KPG1_WMODx

Estimates the mean of a number of normally distributed data values, some of which may be corrupt

Description:

The routine is based on maximising the likelihood function for a statistical model in which any of the data points has a constant probability of being corrupt. The data points have weights, to allow for different intrinisic errors. A weighted mean is chosen according to the deviation of each data point from the current estimate of the mean. The weights are derived from the relative probabilities of being valid or corrupt. A sequence of these iterations converges to a stationary point in the likelihood function. The routine approximates to a k-sigma clipping algorithm for a large number of data points and to a mode-estimating algorithm for fewer data points.

Invocation

CALL KPG1_WMODx( X, W, NX, PBAD, NITER, TOLL, XMODE, SIGMA, : STATUS )

Arguments

X( NX ) = ? (Given)
An array of data values.
W( NX ) = REAL (Given)
An array of data weights for each data value.
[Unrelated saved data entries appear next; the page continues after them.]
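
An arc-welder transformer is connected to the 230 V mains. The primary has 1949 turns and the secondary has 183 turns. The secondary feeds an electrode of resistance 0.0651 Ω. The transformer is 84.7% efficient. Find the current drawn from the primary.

I_p ≈ 36.8 A

V_s = 230 × 183/1949 = 21.596 V.
I_s = V_s/R = 21.596/0.0651 = 331.73 A.
P_out = V_s I_s = 21.596 × 331.73 = 7164.0 W.
P_in = P_out/η = 7164.0/0.847 = 8458.0 W.
I_p = P_in/V_p = 8458.0/230 = 36.8 A.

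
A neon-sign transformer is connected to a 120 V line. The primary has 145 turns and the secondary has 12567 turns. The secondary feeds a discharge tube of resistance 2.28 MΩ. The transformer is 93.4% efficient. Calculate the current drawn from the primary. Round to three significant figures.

V_s = 120 × 12567/145 = 10400 V.
I_s = V_s/R = 10400/(2.28×10^6) = 0.0045615 A.
P_out = V_s I_s = 10400 × 0.0045615 = 47.441 W.
P_in = P_out/η = 47.441/0.934 = 50.793 W.
I_p = P_in/V_p = 50.793/120 = 0.423 A.

I_p ≈ 0.423 A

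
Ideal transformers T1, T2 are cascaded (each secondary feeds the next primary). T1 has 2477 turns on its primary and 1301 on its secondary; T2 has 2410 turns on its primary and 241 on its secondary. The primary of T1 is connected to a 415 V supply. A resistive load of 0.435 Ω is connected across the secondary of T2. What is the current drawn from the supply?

I_supply ≈ 2.63 A

After T1: V = 415.00 × 1301/2477 = 217.97 V.
After T2: V = 217.97 × 241/2410 = 21.797 V.
I_load = 21.797/0.435 = 50.108 A, so P_out = 21.797 × 50.108 = 1092.2 W.
All ideal ⇒ P_in = P_out, so I_supply = 1092.2/415 = 2.63 A.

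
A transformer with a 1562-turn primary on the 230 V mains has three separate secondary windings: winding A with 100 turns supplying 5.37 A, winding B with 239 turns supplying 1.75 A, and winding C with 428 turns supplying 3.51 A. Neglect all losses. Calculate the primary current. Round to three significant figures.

V_A = 230 × 100/1562 = 14.725 V; V_B = 230 × 239/1562 = 35.192 V; V_C = 230 × 428/1562 = 63.022 V.
P_out = V_A I_A + V_B I_B + V_C I_C = 14.725×5.37 + 35.192×1.75 + 63.022×3.51 = 79.072 + 61.586 + 221.21 = 361.86 W.
Ideal ⇒ P_in = P_out, so I_p = P_out/V_p = 361.86/230 = 1.57 A.

I_p ≈ 1.57 A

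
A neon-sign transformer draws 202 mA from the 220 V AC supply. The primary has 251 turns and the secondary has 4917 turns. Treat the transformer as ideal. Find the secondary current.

I_s/I_p = N_p/N_s, so I_s = 0.202 × 251/4917 = 0.0103 A.

I_s ≈ 0.0103 A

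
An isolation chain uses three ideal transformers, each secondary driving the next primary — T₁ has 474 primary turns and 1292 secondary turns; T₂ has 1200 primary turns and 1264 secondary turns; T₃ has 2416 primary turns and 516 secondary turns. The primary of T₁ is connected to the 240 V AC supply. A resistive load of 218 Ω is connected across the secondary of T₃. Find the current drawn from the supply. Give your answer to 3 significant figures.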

The weights are inversely proportional to the square of the relative errors on each data point.
NX = INTEGER (Given)
The number of data values.
PBAD = REAL (Given)
An estimate of the probability that any one data point will be corrupt. (This value is not critical.)
NITER = INTEGER (Given)
The maximum number of iterations required.
TOLL = REAL (Given)
The absolute accuracy required in the estimate of the mean. Iterations cease when two successive estimates differ by less than this amount.
XMODE = REAL (Returned)
The estimate of the uncorrupted mean.
SIGMA = REAL (Returned)
An estimate of the uncorrupted normalised standard deviation of the data points. An estimate of the standard deviation of any one point is: SIGMA / SQRT( W ) where W is its weight.
STATUS = INTEGER (Returned)
The global status.

Notes:

There is a routine for each numeric data type: replace " x" in the routine name by D, R, I, W, UW, B, UB as appropriate. The array supplied to the routine must have the data type specified.